Namun, jika upaya tersebut gagal dan pailitnya terjadi, konsekuensi yang timbul akan sangat berdampak pada para pekerja.
Pekerja tidak hanya berpotensi di-PHK, tetapi juga kehilangan hak pesangon mereka.
"Jika kasusnya ditolak dan pailitnya terjadi, maka ini akan berdampak pada sisa pekerja yang ada di Sritex itu," tutur Ristadi.
"Kurang lebih sekitar 20 ribu pekerja ini akan terancam PHK dan terancam tidak mendapatkan pesangon.

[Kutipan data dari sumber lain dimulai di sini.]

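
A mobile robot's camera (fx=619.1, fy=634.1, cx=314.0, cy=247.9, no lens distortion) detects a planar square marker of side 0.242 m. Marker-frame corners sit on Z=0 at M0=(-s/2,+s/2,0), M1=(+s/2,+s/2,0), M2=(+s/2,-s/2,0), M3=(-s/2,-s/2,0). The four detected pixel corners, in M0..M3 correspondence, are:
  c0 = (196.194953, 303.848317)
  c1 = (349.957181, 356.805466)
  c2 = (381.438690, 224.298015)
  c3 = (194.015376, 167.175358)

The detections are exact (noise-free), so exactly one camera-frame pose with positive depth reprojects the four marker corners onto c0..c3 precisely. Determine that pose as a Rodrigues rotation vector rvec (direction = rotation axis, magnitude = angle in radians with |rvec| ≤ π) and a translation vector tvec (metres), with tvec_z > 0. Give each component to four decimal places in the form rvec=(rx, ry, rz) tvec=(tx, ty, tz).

Intrinsics K: fx=619.1, fy=634.1, cx=314.0, cy=247.9
Marker side s = 0.242 m; corners in marker frame (Z=0):
  M0 = (-0.1210, +0.1210, 0)
  M1 = (+0.1210, +0.1210, 0)
  M2 = (+0.1210, -0.1210, 0)
  M3 = (-0.1210, -0.1210, 0)
Detected image corners:
  c0 = (196.194953, 303.848317) px
  c1 = (349.957181, 356.805466) px
  c2 = (381.438690, 224.298015) px
  c3 = (194.015376, 167.175358) px
Planar DLT: solve 8×8 A·h = b for H (H[2,2]=1):
  H  [+642.53033 +164.97753 +277.64448]
  H  [+174.37499 +766.34585 +268.87097]
  H  [-0.19857 +0.79831 +1.00000]
B = K⁻¹H; ‖b₁‖=1.208345, ‖b₂‖=1.208345; λ = 2/(‖b₁‖+‖b₂‖) = 0.827578, sign → tz>0 ⇒ λ=+0.827578
r₁ = λ·B[:,0] = (+0.94225,+0.29183,-0.16434); r₂ = λ·B[:,1] = (-0.11455,+0.74189,+0.66066)
r₃ = r₁×r₂ = (+0.31472,-0.60369,+0.73247); SVD([r₁ r₂ r₃]) → R = UVᵀ:
  R  [+0.94225 -0.11455 +0.31472]
  R  [+0.29183 +0.74189 -0.60369]
  R  [-0.16434 +0.66066 +0.73247]
t = (-0.04860, +0.02737, +0.82758) m
tr R = 2.416610; θ = arccos((tr R − 1)/2) = 0.783702 rad = 44.903°
axis k = ((R−Rᵀ)₃₂, (R−Rᵀ)₁₃, (R−Rᵀ)₂₁) / (2 sinθ) = (+0.895551, +0.339319, +0.287840)
rvec = θ·k = (+0.701845, +0.265925, +0.225581)

rvec=(0.7018, 0.2659, 0.2256) tvec=(-0.0486, 0.0274, 0.8276)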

Menyedihkan memang situasi Sritex," pungkasnya.
Adapun Informasi bahwa Sritex telah pailit berdasarkan putusan perkara dengan nomor 2/Pdt.Sus- Homologasi/2024/PN Niaga Smg oleh Hakim Ketua Moch Ansor padai Senin 21 Oktober 2024.
"Menyatakan bahwa para termohon (termasuk Sritex) pailit dengan segala akibat hukumnya," bunyi petitum perkara tersebut, dikutip dari Kompas.com.
Pada laman Sistem Informasi Penelusuran Perkara (SIPP) PN Semarang, pemohon menyebut termohon telah lalai dalam memenuhi kewajiban pembayarannya kepada pemohon berdasarkan Putusan Homologasi tertanggal 25 Januari 2022.
Adapun pemohon dari perkara ini adalah PT Indo Bharta Rayon.
Sementara, perkara tersebut mengadili para termohon yakni PT Sri Rejeki Isman Tbk dan sejumlah perusahaan terafiliasi pemilik Sritex yakni PT Sinar Pantja Djaja, PT Bitratex Industries, dan PT Primayudha Mandirijaya.
Dengan demikian, putusan Sritex pailit tersebut sekaligus membatalkan Putusan Pengadilan Niaga Semarang Nomor No. 12/ Pdt.Sus-PKPU/2021.PN.Niaga.Smg Tanggal 25 Januari 2022 mengenai Pengesahan Rencana Perdamaian (Homologasi). Adapun perkara ini telah didaftarkan sejak 2 September 2024.